Gundolskirchen, Judith Gräfin von
Schwester des Grafen Petöfy, seit vielen Jahren verwitwet. In dem gemeinsam mit ihrem Bruder »in getrennter Wirtschaftsführung« bewohnten Wiener Stadtpalais residiert sie in einem der beiden Flügel (I, 5). Anders als ihr Bruder, der sich ganz der Kunst widmet, bewegt sie sich überwiegend in kirchlichen Kreisen, pflegt eine streng katholische Religiösität und spendet der Ordensgemeinschaft ihres Beichtvaters Feßler beträchtliche Summen für mildtätige Zwecke (vgl. 2/12; 8/70). Durch ihre Ehe mit dem steiermärkischen Reichsgrafen Gundolskirchen haben sich ihre Bindungen an ihre ungarische Heimat gelockert, sie wurde »gut steyrisch« (3/16; vgl. auch 20/139). Auch ihr Beichtvater ist ein Steiermärker. Sie hat, was ihrem Bruder fehlt: »Klarheit und Einheit. Sie war jede Stunde dieselbe, während er auf jedem Gebiete schwankte.« (20/140)

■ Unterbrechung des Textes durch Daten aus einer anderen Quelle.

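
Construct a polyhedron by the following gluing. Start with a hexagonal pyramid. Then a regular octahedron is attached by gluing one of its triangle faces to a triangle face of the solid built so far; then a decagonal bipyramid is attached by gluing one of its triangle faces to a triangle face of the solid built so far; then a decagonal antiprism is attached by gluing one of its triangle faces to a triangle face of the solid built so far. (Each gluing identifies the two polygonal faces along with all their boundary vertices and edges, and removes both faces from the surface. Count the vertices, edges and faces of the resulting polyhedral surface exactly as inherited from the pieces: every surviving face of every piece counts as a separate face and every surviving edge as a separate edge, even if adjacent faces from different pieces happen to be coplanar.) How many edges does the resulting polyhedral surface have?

A hexagonal pyramid: V=7, E=12, F=7.
Attach a regular octahedron (V=6, E=12, F=8) along a 3-gon: merge 3 vertices and 3 edges, delete both glued faces → V=10, E=21, F=13.
Attach a decagonal bipyramid (V=12, E=30, F=20) along a 3-gon: merge 3 vertices and 3 edges, delete both glued faces → V=19, E=48, F=31.
Attach a decagonal antiprism (V=20, E=40, F=22) along a 3-gon: merge 3 vertices and 3 edges, delete both glued faces → V=36, E=85, F=51.
Check: V − E + F = 36 − 85 + 51 = 2.

85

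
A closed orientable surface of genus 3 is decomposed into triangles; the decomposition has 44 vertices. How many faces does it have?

96

χ = 2 − 2·3 = -4, and every face is a triangle so 3F = 2E.
V − E + F = -4 with E = 3F/2 gives 44 − (3/2 − 1)·F = -4, so F = 96 and E = 144.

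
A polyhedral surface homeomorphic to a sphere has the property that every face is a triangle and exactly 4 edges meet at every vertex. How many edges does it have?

Each face has 3 edges and each edge borders two faces, so 2E = 3F.
Each vertex has degree 4, so 4V = 2E and hence V = 3F/4.
Euler: V − E + F = 2 ⇒ (3F/4) − (3F/2) + F = 2.
Multiply by 8: (6 − 12 + 8)F = 16, i.e. 2F = 16.
So F = 8, E = 3·8/2 = 12, V = 3·8/4 = 6.

12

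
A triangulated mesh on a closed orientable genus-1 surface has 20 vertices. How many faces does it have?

40

χ = 2 − 2·1 = 0, and every face is a triangle so 3F = 2E.
V − E + F = 0 with E = 3F/2 gives 20 − (3/2 − 1)·F = 0, so F = 40 and E = 60.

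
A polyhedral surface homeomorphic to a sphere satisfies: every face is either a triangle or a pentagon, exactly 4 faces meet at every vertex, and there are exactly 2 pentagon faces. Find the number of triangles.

10

Let x be the number of triangles; then F = 2 + x.
Edge–face incidences: 2E = 5·2 + 3·x = 10 + 3x.
Every vertex has degree 4, so 4V = 2E.
Euler: V − E + F = 2 ⇒ (2E)/4 − E + (2 + x) = 2.
Multiply by 8: 2·(2E) − 4·(2E) + 8·(2 + x) = 16, i.e. 16 + 8x − 2·(10 + 3x) = 16.
Collecting terms: 2x − 4 = 16, so 2x = 20, so x = 10.
Then 2E = 10 + 3·10 = 40, so E = 20, V = 2E/4 = 10, F = 2 + 10 = 12.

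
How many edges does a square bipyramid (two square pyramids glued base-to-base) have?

A bipyramid over an n-gon has 2n triangular faces and n + 2 vertices: V = 4 + 2 = 6, E = 3·4 = 12, F = 2·4 = 8.

12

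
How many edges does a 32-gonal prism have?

A prism on an n-gon has two n-gon bases and n rectangular sides: V = 2·32 = 64, E = 3·32 = 96, F = 32 + 2 = 34.

96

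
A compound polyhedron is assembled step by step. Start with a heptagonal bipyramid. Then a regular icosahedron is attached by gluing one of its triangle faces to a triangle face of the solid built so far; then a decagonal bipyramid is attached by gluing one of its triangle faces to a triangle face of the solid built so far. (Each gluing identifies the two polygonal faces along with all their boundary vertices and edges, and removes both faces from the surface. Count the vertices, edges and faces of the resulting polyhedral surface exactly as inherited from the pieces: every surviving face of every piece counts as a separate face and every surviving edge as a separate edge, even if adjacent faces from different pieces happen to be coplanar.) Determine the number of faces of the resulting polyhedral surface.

50

A heptagonal bipyramid: V=9, E=21, F=14.
Attach a regular icosahedron (V=12, E=30, F=20) along a 3-gon: merge 3 vertices and 3 edges, delete both glued faces → V=18, E=48, F=32.
Attach a decagonal bipyramid (V=12, E=30, F=20) along a 3-gon: merge 3 vertices and 3 edges, delete both glued faces → V=27, E=75, F=50.
Check: V − E + F = 27 − 75 + 50 = 2.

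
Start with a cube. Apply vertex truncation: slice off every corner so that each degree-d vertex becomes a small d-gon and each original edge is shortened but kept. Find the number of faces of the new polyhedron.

14

The base solid has V = 8, E = 12, F = 6.
Truncation replaces each original edge-end by a new vertex, so V′ = 2E = 24.
Each original edge survives, and each old vertex of degree d contributes d new edges; summing degrees gives Σd = 2E, so E′ = E + 2E = 3E = 36.
Each original face survives and each original vertex becomes one new face: F′ = F + V = 14.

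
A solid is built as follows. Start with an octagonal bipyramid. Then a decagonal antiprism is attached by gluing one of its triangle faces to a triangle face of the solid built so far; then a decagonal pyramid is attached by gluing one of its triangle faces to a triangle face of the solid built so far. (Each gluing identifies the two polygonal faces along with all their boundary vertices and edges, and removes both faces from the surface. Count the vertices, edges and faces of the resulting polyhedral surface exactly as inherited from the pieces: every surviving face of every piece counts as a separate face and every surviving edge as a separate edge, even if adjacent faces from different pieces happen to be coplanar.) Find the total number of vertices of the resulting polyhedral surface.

35

An octagonal bipyramid: V=10, E=24, F=16.
Attach a decagonal antiprism (V=20, E=40, F=22) along a 3-gon: merge 3 vertices and 3 edges, delete both glued faces → V=27, E=61, F=36.
Attach a decagonal pyramid (V=11, E=20, F=11) along a 3-gon: merge 3 vertices and 3 edges, delete both glued faces → V=35, E=78, F=45.
Check: V − E + F = 35 − 78 + 45 = 2.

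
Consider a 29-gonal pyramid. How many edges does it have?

A pyramid on an n-gon base has one n-gon and n triangles: V = 29 + 1 = 30, E = 2·29 = 58, F = 29 + 1 = 30.

58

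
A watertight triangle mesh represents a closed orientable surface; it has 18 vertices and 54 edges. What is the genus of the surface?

Every face is a triangle and each edge borders two faces, so 3F = 2·54, giving F = 36.
χ = V − E + F = 18 − 54 + 36 = 0.
For a closed orientable surface χ = 2 − 2g, so g = (2 − (0))/2 = 1.

1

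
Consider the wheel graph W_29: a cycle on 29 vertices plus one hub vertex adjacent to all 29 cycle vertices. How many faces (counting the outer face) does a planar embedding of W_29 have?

W_29 has V = 29 + 1 = 30 vertices and E = 2·29 = 58 edges.
By Euler's formula F = 2 − V + E = 2 − 30 + 58 = 30.

30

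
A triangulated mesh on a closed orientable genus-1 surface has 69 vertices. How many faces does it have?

χ = 2 − 2·1 = 0, and every face is a triangle so 3F = 2E.
V − E + F = 0 with E = 3F/2 gives 69 − (3/2 − 1)·F = 0, so F = 138 and E = 207.

138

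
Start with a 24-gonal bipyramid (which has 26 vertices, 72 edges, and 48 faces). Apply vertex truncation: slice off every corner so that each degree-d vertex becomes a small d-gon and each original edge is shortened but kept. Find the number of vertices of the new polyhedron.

Truncation replaces each original edge-end by a new vertex, so V′ = 2E = 144.
Each original edge survives, and each old vertex of degree d contributes d new edges; summing degrees gives Σd = 2E, so E′ = E + 2E = 3E = 216.
Each original face survives and each original vertex becomes one new face: F′ = F + V = 74.

144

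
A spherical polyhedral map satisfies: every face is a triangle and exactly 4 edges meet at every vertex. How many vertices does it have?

Each face has 3 edges and each edge borders two faces, so 2E = 3F.
Each vertex has degree 4, so 4V = 2E and hence V = 3F/4.
Euler: V − E + F = 2 ⇒ (3F/4) − (3F/2) + F = 2.
Multiply by 8: (6 − 12 + 8)F = 16, i.e. 2F = 16.
So F = 8, E = 3·8/2 = 12, V = 3·8/4 = 6.

6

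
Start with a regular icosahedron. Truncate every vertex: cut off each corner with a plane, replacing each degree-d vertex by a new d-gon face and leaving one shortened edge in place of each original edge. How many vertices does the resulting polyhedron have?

The base solid has V = 12, E = 30, F = 20.
Truncation replaces each original edge-end by a new vertex, so V′ = 2E = 60.
Each original edge survives, and each old vertex of degree d contributes d new edges; summing degrees gives Σd = 2E, so E′ = E + 2E = 3E = 90.
Each original face survives and each original vertex becomes one new face: F′ = F + V = 32.

60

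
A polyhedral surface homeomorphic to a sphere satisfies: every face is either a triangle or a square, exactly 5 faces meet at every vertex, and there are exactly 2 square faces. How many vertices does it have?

Let x be the number of triangles; then F = 2 + x.
Edge–face incidences: 2E = 4·2 + 3·x = 8 + 3x.
Every vertex has degree 5, so 5V = 2E.
Euler: V − E + F = 2 ⇒ (2E)/5 − E + (2 + x) = 2.
Multiply by 10: 2·(2E) − 5·(2E) + 10·(2 + x) = 20, i.e. 20 + 10x − 3·(8 + 3x) = 20.
Collecting terms: x − 4 = 20, so x = 24.
Then 2E = 8 + 3·24 = 80, so E = 40, V = 2E/5 = 16, F = 2 + 24 = 26.

16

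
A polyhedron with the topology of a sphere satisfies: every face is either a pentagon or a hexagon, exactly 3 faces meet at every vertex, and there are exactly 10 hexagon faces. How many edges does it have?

Let x be the number of pentagons; then F = 10 + x.
Edge–face incidences: 2E = 6·10 + 5·x = 60 + 5x.
Every vertex has degree 3, so 3V = 2E.
Euler: V − E + F = 2 ⇒ (2E)/3 − E + (10 + x) = 2.
Multiply by 6: 2·(2E) − 3·(2E) + 6·(10 + x) = 12, i.e. 60 + 6x − (60 + 5x) = 12.
Collecting terms: x = 12.
Then 2E = 60 + 5·12 = 120, so E = 60, V = 2E/3 = 40, F = 10 + 12 = 22.

60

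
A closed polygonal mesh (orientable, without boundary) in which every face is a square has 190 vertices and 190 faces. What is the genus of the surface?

Every face is a square, so 2E = 4·190 = 760, giving E = 380.
χ = V − E + F = 190 − 380 + 190 = 0.
For a closed orientable surface χ = 2 − 2g, so g = (2 − (0))/2 = 1.

1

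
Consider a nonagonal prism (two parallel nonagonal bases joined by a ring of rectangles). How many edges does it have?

27

A prism on an n-gon has two n-gon bases and n rectangular sides: V = 2·9 = 18, E = 3·9 = 27, F = 9 + 2 = 11.
Check: V − E + F = 18 − 27 + 11 = 2.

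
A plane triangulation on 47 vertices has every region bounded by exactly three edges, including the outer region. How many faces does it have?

90

In a plane triangulation 3F = 2E and V − E + F = 2, so F = 2V − 4 = 2·47 − 4 = 90.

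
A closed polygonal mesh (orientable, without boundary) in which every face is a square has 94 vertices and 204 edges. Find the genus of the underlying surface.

Every face is a square and each edge borders two faces, so 4F = 2·204, giving F = 102.
χ = V − E + F = 94 − 204 + 102 = -8.
For a closed orientable surface χ = 2 − 2g, so g = (2 − (-8))/2 = 5.

5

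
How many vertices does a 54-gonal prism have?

A prism on an n-gon has two n-gon bases and n rectangular sides: V = 2·54 = 108, E = 3·54 = 162, F = 54 + 2 = 56.

108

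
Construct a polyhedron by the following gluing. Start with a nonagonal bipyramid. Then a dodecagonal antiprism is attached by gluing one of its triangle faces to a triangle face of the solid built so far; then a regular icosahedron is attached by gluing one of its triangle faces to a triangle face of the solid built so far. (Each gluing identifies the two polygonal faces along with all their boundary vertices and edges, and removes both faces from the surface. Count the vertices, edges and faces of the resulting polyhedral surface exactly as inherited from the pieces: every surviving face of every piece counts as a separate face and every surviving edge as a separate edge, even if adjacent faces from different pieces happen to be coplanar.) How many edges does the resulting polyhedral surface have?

A nonagonal bipyramid: V=11, E=27, F=18.
Attach a dodecagonal antiprism (V=24, E=48, F=26) along a 3-gon: merge 3 vertices and 3 edges, delete both glued faces → V=32, E=72, F=42.
Attach a regular icosahedron (V=12, E=30, F=20) along a 3-gon: merge 3 vertices and 3 edges, delete both glued faces → V=41, E=99, F=60.
Check: V − E + F = 41 − 99 + 60 = 2.

99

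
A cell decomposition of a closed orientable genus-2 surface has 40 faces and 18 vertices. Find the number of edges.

For a closed orientable surface of genus 2, χ = 2 − 2·2 = -2.
E = V + F − (-2) = 18 + 40 − (-2) = 60.

60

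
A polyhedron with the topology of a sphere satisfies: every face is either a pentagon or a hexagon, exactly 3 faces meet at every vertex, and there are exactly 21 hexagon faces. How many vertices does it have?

Let x be the number of pentagons; then F = 21 + x.
Edge–face incidences: 2E = 6·21 + 5·x = 126 + 5x.
Every vertex has degree 3, so 3V = 2E.
Euler: V − E + F = 2 ⇒ (2E)/3 − E + (21 + x) = 2.
Multiply by 6: 2·(2E) − 3·(2E) + 6·(21 + x) = 12, i.e. 126 + 6x − (126 + 5x) = 12.
Collecting terms: x = 12.
Then 2E = 126 + 5·12 = 186, so E = 93, V = 2E/3 = 62, F = 21 + 12 = 33.

62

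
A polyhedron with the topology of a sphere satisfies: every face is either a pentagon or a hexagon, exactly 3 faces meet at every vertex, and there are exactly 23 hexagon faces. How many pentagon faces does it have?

Let x be the number of pentagons; then F = 23 + x.
Edge–face incidences: 2E = 6·23 + 5·x = 138 + 5x.
Every vertex has degree 3, so 3V = 2E.
Euler: V − E + F = 2 ⇒ (2E)/3 − E + (23 + x) = 2.
Multiply by 6: 2·(2E) − 3·(2E) + 6·(23 + x) = 12, i.e. 138 + 6x − (138 + 5x) = 12.
Collecting terms: x = 12.
Then 2E = 138 + 5·12 = 198, so E = 99, V = 2E/3 = 66, F = 23 + 12 = 35.

12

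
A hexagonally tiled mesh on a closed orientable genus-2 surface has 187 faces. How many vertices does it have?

χ = 2 − 2·2 = -2, and every face is a hexagon so 6F = 2E.
E = 6·187/2 = 561. Then V = -2 + E − F = -2 + 561 − 187 = 372.

372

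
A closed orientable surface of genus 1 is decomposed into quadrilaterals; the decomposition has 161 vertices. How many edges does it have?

322

χ = 2 − 2·1 = 0, and every face is a square so 4F = 2E.
V − E + F = 0 with E = 4F/2 gives 161 − (4/2 − 1)·F = 0, so F = 161 and E = 322.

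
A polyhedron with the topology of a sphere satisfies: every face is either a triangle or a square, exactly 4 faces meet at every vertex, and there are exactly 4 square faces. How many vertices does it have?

Let x be the number of triangles; then F = 4 + x.
Edge–face incidences: 2E = 4·4 + 3·x = 16 + 3x.
Every vertex has degree 4, so 4V = 2E.
Euler: V − E + F = 2 ⇒ (2E)/4 − E + (4 + x) = 2.
Multiply by 8: 2·(2E) − 4·(2E) + 8·(4 + x) = 16, i.e. 32 + 8x − 2·(16 + 3x) = 16.
Collecting terms: 2x = 16, so x = 8.
Then 2E = 16 + 3·8 = 40, so E = 20, V = 2E/4 = 10, F = 4 + 8 = 12.

10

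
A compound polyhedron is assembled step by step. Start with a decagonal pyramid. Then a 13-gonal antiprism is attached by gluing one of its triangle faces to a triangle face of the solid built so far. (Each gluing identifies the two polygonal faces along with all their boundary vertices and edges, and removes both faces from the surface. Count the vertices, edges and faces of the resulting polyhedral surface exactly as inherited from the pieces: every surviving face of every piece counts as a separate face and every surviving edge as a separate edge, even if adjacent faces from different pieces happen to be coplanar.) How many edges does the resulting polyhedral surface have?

A decagonal pyramid: V=11, E=20, F=11.
Attach a 13-gonal antiprism (V=26, E=52, F=28) along a 3-gon: merge 3 vertices and 3 edges, delete both glued faces → V=34, E=69, F=37.
Check: V − E + F = 34 − 69 + 37 = 2.

69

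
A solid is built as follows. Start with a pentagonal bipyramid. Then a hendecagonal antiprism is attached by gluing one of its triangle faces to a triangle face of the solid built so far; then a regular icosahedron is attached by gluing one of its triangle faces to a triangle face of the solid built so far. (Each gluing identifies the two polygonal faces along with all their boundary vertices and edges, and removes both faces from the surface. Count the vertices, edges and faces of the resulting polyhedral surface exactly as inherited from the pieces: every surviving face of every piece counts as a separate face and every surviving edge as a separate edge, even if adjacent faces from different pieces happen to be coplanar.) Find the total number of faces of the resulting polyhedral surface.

A pentagonal bipyramid: V=7, E=15, F=10.
Attach a hendecagonal antiprism (V=22, E=44, F=24) along a 3-gon: merge 3 vertices and 3 edges, delete both glued faces → V=26, E=56, F=32.
Attach a regular icosahedron (V=12, E=30, F=20) along a 3-gon: merge 3 vertices and 3 edges, delete both glued faces → V=35, E=83, F=50.
Check: V − E + F = 35 − 83 + 50 = 2.

50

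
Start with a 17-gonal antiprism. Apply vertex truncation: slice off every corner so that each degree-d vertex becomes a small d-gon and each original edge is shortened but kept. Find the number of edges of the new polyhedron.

The base solid has V = 34, E = 68, F = 36.
Truncation replaces each original edge-end by a new vertex, so V′ = 2E = 136.
Each original edge survives, and each old vertex of degree d contributes d new edges; summing degrees gives Σd = 2E, so E′ = E + 2E = 3E = 204.
Each original face survives and each original vertex becomes one new face: F′ = F + V = 70.

204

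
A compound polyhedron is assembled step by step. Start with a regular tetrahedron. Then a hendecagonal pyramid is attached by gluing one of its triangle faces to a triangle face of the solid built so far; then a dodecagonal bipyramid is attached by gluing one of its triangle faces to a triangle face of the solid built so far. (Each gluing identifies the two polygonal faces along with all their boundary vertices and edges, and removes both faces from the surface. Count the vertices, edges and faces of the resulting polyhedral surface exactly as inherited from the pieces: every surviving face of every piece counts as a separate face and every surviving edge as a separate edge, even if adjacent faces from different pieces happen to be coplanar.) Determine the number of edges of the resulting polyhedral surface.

A regular tetrahedron: V=4, E=6, F=4.
Attach a hendecagonal pyramid (V=12, E=22, F=12) along a 3-gon: merge 3 vertices and 3 edges, delete both glued faces → V=13, E=25, F=14.
Attach a dodecagonal bipyramid (V=14, E=36, F=24) along a 3-gon: merge 3 vertices and 3 edges, delete both glued faces → V=24, E=58, F=36.
Check: V − E + F = 24 − 58 + 36 = 2.

58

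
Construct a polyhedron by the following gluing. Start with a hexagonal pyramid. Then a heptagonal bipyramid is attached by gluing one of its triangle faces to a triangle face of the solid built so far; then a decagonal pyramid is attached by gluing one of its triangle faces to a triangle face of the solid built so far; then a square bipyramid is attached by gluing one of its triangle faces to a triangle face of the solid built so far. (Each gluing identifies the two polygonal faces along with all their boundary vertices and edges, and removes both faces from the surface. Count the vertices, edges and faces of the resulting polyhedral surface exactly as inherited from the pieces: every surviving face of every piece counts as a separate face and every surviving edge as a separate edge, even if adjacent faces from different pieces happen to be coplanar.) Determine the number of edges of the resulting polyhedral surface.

56

A hexagonal pyramid: V=7, E=12, F=7.
Attach a heptagonal bipyramid (V=9, E=21, F=14) along a 3-gon: merge 3 vertices and 3 edges, delete both glued faces → V=13, E=30, F=19.
Attach a decagonal pyramid (V=11, E=20, F=11) along a 3-gon: merge 3 vertices and 3 edges, delete both glued faces → V=21, E=47, F=28.
Attach a square bipyramid (V=6, E=12, F=8) along a 3-gon: merge 3 vertices and 3 edges, delete both glued faces → V=24, E=56, F=34.
Check: V − E + F = 24 − 56 + 34 = 2.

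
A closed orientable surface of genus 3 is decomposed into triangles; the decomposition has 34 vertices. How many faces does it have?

76

χ = 2 − 2·3 = -4, and every face is a triangle so 3F = 2E.
V − E + F = -4 with E = 3F/2 gives 34 − (3/2 − 1)·F = -4, so F = 76 and E = 114.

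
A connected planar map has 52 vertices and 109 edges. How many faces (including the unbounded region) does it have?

59

Euler's formula for a connected plane graph: V − E + F = 2, so F = 2 − 52 + 109 = 59.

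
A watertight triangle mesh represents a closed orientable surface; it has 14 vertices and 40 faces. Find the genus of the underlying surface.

Every face is a triangle, so 2E = 3·40 = 120, giving E = 60.
χ = V − E + F = 14 − 60 + 40 = -6.
For a closed orientable surface χ = 2 − 2g, so g = (2 − (-6))/2 = 4.

4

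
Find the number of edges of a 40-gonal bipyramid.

A bipyramid over an n-gon has 2n triangular faces and n + 2 vertices: V = 40 + 2 = 42, E = 3·40 = 120, F = 2·40 = 80.

120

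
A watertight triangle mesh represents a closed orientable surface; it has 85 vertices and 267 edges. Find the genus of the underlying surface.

3

Every face is a triangle and each edge borders two faces, so 3F = 2·267, giving F = 178.
χ = V − E + F = 85 − 267 + 178 = -4.
For a closed orientable surface χ = 2 − 2g, so g = (2 − (-4))/2 = 3.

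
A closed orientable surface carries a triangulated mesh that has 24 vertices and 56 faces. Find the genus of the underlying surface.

Every face is a triangle, so 2E = 3·56 = 168, giving E = 84.
χ = V − E + F = 24 − 84 + 56 = -4.
For a closed orientable surface χ = 2 − 2g, so g = (2 − (-4))/2 = 3.

3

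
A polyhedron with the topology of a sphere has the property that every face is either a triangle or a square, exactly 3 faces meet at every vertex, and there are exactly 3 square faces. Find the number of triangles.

2

Let x be the number of triangles; then F = 3 + x.
Edge–face incidences: 2E = 4·3 + 3·x = 12 + 3x.
Every vertex has degree 3, so 3V = 2E.
Euler: V − E + F = 2 ⇒ (2E)/3 − E + (3 + x) = 2.
Multiply by 6: 2·(2E) − 3·(2E) + 6·(3 + x) = 12, i.e. 18 + 6x − (12 + 3x) = 12.
Collecting terms: 3x + 6 = 12, so 3x = 6, so x = 2.
Then 2E = 12 + 3·2 = 18, so E = 9, V = 2E/3 = 6, F = 3 + 2 = 5.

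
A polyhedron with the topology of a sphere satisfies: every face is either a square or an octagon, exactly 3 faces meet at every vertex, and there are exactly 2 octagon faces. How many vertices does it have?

Let x be the number of squares; then F = 2 + x.
Edge–face incidences: 2E = 8·2 + 4·x = 16 + 4x.
Every vertex has degree 3, so 3V = 2E.
Euler: V − E + F = 2 ⇒ (2E)/3 − E + (2 + x) = 2.
Multiply by 6: 2·(2E) − 3·(2E) + 6·(2 + x) = 12, i.e. 12 + 6x − (16 + 4x) = 12.
Collecting terms: 2x − 4 = 12, so 2x = 16, so x = 8.
Then 2E = 16 + 4·8 = 48, so E = 24, V = 2E/3 = 16, F = 2 + 8 = 10.

16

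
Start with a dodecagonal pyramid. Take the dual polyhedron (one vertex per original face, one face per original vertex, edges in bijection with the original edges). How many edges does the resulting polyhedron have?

The base solid has V = 13, E = 24, F = 13.
The dual swaps V and F and preserves E: V′ = F = 13, E′ = E = 24, F′ = V = 13.

24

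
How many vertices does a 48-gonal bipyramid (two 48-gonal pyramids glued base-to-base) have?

A bipyramid over an n-gon has 2n triangular faces and n + 2 vertices: V = 48 + 2 = 50, E = 3·48 = 144, F = 2·48 = 96.
Check: V − E + F = 50 − 144 + 96 = 2.

50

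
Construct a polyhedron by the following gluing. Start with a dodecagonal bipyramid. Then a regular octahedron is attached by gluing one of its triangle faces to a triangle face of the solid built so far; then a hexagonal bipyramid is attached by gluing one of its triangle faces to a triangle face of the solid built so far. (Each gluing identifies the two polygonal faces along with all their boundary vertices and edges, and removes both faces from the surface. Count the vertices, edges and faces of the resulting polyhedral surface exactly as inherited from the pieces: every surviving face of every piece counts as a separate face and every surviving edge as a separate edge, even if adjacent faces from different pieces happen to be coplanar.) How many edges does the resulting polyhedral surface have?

A dodecagonal bipyramid: V=14, E=36, F=24.
Attach a regular octahedron (V=6, E=12, F=8) along a 3-gon: merge 3 vertices and 3 edges, delete both glued faces → V=17, E=45, F=30.
Attach a hexagonal bipyramid (V=8, E=18, F=12) along a 3-gon: merge 3 vertices and 3 edges, delete both glued faces → V=22, E=60, F=40.
Check: V − E + F = 22 − 60 + 40 = 2.

60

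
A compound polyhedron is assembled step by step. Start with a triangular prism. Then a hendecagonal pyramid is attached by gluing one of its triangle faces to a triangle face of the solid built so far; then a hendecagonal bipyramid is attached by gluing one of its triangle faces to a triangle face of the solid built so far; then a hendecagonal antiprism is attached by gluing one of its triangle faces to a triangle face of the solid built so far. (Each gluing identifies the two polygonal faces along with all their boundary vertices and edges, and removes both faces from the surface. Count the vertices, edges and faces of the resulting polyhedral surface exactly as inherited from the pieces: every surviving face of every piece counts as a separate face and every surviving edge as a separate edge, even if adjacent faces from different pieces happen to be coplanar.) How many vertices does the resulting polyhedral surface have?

44

A triangular prism: V=6, E=9, F=5.
Attach a hendecagonal pyramid (V=12, E=22, F=12) along a 3-gon: merge 3 vertices and 3 edges, delete both glued faces → V=15, E=28, F=15.
Attach a hendecagonal bipyramid (V=13, E=33, F=22) along a 3-gon: merge 3 vertices and 3 edges, delete both glued faces → V=25, E=58, F=35.
Attach a hendecagonal antiprism (V=22, E=44, F=24) along a 3-gon: merge 3 vertices and 3 edges, delete both glued faces → V=44, E=99, F=57.
Check: V − E + F = 44 − 99 + 57 = 2.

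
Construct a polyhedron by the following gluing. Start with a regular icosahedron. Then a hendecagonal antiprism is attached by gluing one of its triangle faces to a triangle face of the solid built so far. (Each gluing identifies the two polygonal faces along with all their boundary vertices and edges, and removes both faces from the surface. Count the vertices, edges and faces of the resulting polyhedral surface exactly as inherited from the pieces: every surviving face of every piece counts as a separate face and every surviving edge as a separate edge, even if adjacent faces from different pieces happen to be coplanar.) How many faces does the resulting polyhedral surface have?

42

A regular icosahedron: V=12, E=30, F=20.
Attach a hendecagonal antiprism (V=22, E=44, F=24) along a 3-gon: merge 3 vertices and 3 edges, delete both glued faces → V=31, E=71, F=42.
Check: V − E + F = 31 − 71 + 42 = 2.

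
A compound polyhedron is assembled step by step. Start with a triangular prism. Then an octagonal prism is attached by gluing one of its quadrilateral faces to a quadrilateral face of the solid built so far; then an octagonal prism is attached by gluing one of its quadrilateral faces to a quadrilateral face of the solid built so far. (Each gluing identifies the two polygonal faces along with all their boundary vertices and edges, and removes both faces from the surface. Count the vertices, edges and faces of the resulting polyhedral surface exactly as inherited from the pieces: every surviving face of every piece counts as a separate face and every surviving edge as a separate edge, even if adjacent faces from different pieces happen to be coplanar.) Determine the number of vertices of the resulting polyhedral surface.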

Auf Petöfys Wunsch empfängt sie Franziska und findet sie ›charmant‹ und ›pointiert‹ (4/28). In Oeslau nimmt sie den für einige Monate unterbrochenen Kontakt mit ihr wieder auf (vgl. 6/49) und befördert damit ungewollt ihre Verbindung mit ihrem Bruder. Sie warnt ihn eindringlich vor einer Eheschließung, entspricht dann aber seiner Bitte, Franziska seinen Antrag zu überbringen (vgl. 10/81-88). Wie gut sie ihren Bruder kennt, zeigt der Fortgang der Ereignisse, denn ihre Vorhersagen treffen sämtlich ein. Ihr Verhältnis zu Franziska wird zunehmend vertrauter und herzlicher, und selbst Franziskas ›Fehltritt‹ und der Selbstmord ihres Bruders kann ihre Freundschaft nicht erschüttern. Ihre von Anfang an gehegte Hoffnung, Franziska werde zur katholischen Kirche übertreten (vgl. 27/174 f.), erfüllt sich schließlich nach Petöfys Tod (vgl. 35/223 f.).